My question relates to
library(haven)
library(labelled)
library(sjlabelled)
What I am trying to do is clean up some labelled data from SPSS prior to conversion for factors so I can run regressions that make sense. This means getting rid of those small catch-all categories which dont really help much.
The steps are Step One ) replacing NA with 0 and labelling it "missing" Step Two ) finding the value of "Other", finding all instances and recoding them to zero Step Three) sorting all the labels by value and dropping "Other" as unused.
tdf2 <- as.data.frame(haven::read_sav(file.choose())
test2 <- tdf2[, 'AgeGender']
Thats how I actually get the data that for reproducability should look like
set.seed(123)
test2 <- sample(1:15, size = 3000, replace = TRUE)
add_labels(test2, labels = c("female 18-24" = 1, "female 25-34" =2, etc see below up to 15)
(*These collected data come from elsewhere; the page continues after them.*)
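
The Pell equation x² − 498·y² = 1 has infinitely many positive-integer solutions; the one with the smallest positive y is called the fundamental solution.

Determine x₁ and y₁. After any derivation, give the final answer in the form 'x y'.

√498 = [22; 3,6,22,6,3,44, …], period ℓ=6 (even) → k=5
k=0  a_k=22  p_k/q_k = 22/1
k=1  a_k=3  p_k/q_k = 67/3
k=2  a_k=6  p_k/q_k = 424/19
k=3  a_k=22  p_k/q_k = 9395/421
k=4  a_k=6  p_k/q_k = 56794/2545
k=5  a_k=3  p_k/q_k = 179777/8056
(x₁, y₁) = (179777, 8056);  179777² − 498·8056² = 1 ✓

179777 8056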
changetoNA <- which(test2 %in% sample(test2, 15))
test2[changetoNA] <- NA
# STEP ONE
test2[is.na(test2)] <- 0
val_label(test2,0) <- "missing"
# STEP TWO
z <- stack(attr(test2,"labels") # create a df of labels and values
y <- which(z == "Other", arr.ind = TRUE)[1] # look up the row index of the subset of Other
test2[test2 == y] <- 0 # change the values of that row index to zero
attributes(test2)$class # now take a look at the class
z # and the table z
$class haven_labelled vctrs-vctr double
1 female 18-24 2 female 25-34 3 female 35-44 4 female 45-54 5 female 55-64 6 female 65-74 7 female 75+ 8 male 18-24 9 male 25-34 10 male 35-44 11 male 45-54 12 male 55-64 13 male 65-74 14 male 75+ 15 Other 0 missing
So what I want to do is sort the value labels so that missing takes its rightful place as the first in the list and drop "other" altogether.
# STEP THREE
drop_unused_value_labels(test2)
sort_val_labels(test2, according_to = "values")
does nothing